The Missing Dimension

Tonal Ground Truth

Standard Bantu orthography does not mark tone. The same written word can mean completely different things depending on pitch. Every AI model trained on Bantu text is tonally blind. We fix that.

Why Tone Matters

In Bantu languages, tone is not accent or emphasis — it is meaning. A shift of just 12 Hz in fundamental frequency can separate "to work" from "to be wet." Both words share the same spelling.

Standard NLP pipelines cannot distinguish them. Training on flat text is like training an English model on text where uppercase and lowercase are removed — you lose structural information that changes meaning.

Across 664 Bantu languages spoken by 400 million people, tone operates at the lexical level (word meaning), grammatical level (tense, mood), and discourse level (questions vs statements). Current AI misses all three.

ASR Speech Recognition

Transcriptions look correct but miss meaning — tonal contrast was never modelled.

TTS Text-to-Speech

Intelligible but unnatural speech — pitch treated as post-processing, not linguistic structure.

LLMs Language Models

Distinct meanings collapsed into one token sequence — training text hides the contrast entirely.

The 5-Step Tonal Pipeline

Deterministic assignment of High (H) or Low (L) tones to every mora in every generated form.

1

Lexical Assignment

Each root, subject marker, and tense marker has a documented underlying tone. These are read from the language cartridge — no hardcoded values.

2

Meeussen's Rule

Resolves H+H tone collisions in the prefix domain. When two adjacent High tones meet, one is systematically lowered. The domain and behavior are language-specific.

3

Melodic Overlay

Certain tense markers impose grammatical tone patterns that override root tones. The melodic patterns are configured per language in the cartridge.

4

Binary Spreading

High tones spread exactly one mora rightward. The spreading type (binary, ternary, unbounded) varies by language and dialect.

5

OCP Cleanup

The Obligatory Contour Principle resolves any remaining adjacent High-tone violations, producing the final surface tone pattern.

Syllabic Ground Truth

Every Bantu language has a finite, enumerable set of valid syllables. Each is an acoustic anchor point.

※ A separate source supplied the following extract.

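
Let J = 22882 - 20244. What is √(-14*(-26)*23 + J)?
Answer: √11010 ≈ 104.93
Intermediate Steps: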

140+ Syllables Per Language

Bemba has 29 onset groups × 5 vowels = 140+ unique syllables. Each has a unique acoustic fingerprint determined by its consonant and vowel.

Pure vowelsa, e, i, o, u
Plain CVba, ka, la, ma...
Labializedbwa, fwa, twa...
Prenasalizedmba, nda, nga...

Calibration Loop

When speakers record isolated syllables at 48kHz, measurements calibrate predictions to each individual speaker's vocal tract.

F₀ onset perturbation — voiced plosives pull pitch down ~15%
Intrinsic vowel pitch — /i/, /u/ naturally ~10% higher than /a/
Duration baselines — short ~122ms, long ~245ms, prenasalized ~164ms
Formant anchors — F₁/F₂ values verify vowel identity

Thesis-Validation Architecture

Every generated record embeds testable linguistic claims. Recordings validate or invalidate them.

Each tonal record carries a set of theses — predictions about what the acoustic signal should look like if the tonal rules were applied correctly. When a native speaker records the form, the acoustic measurements are compared against these predictions. A thesis passes if the physical measurements confirm the rule; it fails if they don't.

Pass

Recording confirms predicted tonal pattern — record certified

Fail

Recording contradicts prediction — re-prompted with corrective guidance

Revise

Systematic failures trigger cartridge review and rule refinement

Acoustic Minimal Pairs

Same words recorded as both statement and question — exposing the tonal contrast that orthography hides.

8 Syntactic Frame Categories

Each verb form is placed in controlled sentence frames that isolate specific tonal behaviors:

Simple declarative vs. yes/no question
Focus constructions (subject, object, verb)
Relative clauses
Negation contexts

What This Reveals

Minimal pairs expose tonal contrasts invisible in text:

  • Statement F₀ contour falls at boundary; question rises
  • Penultimate lengthening shifts in question context
  • Tonal spreading behavior changes across syntactic frames
  • AI models trained on these pairs learn to distinguish meaning by pitch

The Defense Layer

Scientific certification that the data is internally consistent and linguistically correct.

MRS Stress-Testing

Minimum Representative Sample

~130-300 carefully selected records exercise every boundary case. If the MRS is correct, bulk data correctness follows by construction.

LDR Certification

Linguistic Delta Report

Mathematical proof of internal consistency. Variance (Δ) between MRS and bulk data. Δ < 1% = AUTHENTIC certification.

Validation Passport

Per-Record Certification

Every record carries a machine-readable certificate listing which linguistic rules were verified by acoustic physics.